Andries Pretorius
- Birth name: Andries Pretorius
- Date of birth: 26 September 1985 (age 39)
- Place of birth: Nelspruit, South Africa
- Height: 1.93 m (6 ft 4 in)
- Weight: 110 kg (243 lb)
- University: Hartpury College

Rugby union career
- Position(s): Back row

Amateur team(s)
- Years: Team / Apps / (Points)
- 2006–2009: Gloucester Academy /  / ()

Senior career
- Years: Team / Apps / (Points)
- 2009–2014: Cardiff Blues / 59 / (15)
- 2014–2015: Worcester Warriors / 0 / (0)
- Correct as of 2 Jan 2015

International career
- Years: Team / Apps / (Points)
- England Students;
- 2013: Wales / 2 / (0)
- Correct as of 2 Jan 2015

= Andries Pretorius (rugby union) =

South African-Welsh rugby union footballer

Andries Pretorius (born 26 September 1985) is a former Wales international rugby union player who played for Cardiff Blues in the Pro12 league and Worcester Warriors in the RFU Championship.
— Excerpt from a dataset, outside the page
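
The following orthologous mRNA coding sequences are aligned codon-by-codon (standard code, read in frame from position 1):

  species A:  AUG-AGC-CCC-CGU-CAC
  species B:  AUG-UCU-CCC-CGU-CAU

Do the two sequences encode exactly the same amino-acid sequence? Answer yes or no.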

He played at number 8, but also played at blindside flanker and at lock. He left Cardiff Blues to sign for Worcester Warriors in the RFU Championship from the 2014–15 season. He never made his competitive debut for Worcester due to suffering a calf injury in pre-season. On 30 January 2015 it was announced he was to retire from rugby with immediate effect on medical grounds.

==International career==

Pretorius was born in South Africa and he became eligible to play for Wales through residency on 1 December 2012, and expressed his hope to do so. In January 2013 he was selected in the 35 man Wales squad for the 2013 Six Nations championship.

In May 2013 he was selected in the Wales national rugby union team 32-man training squad for the 2013 summer tour to Japan. He made his international debut against Japan on 8 June 2013.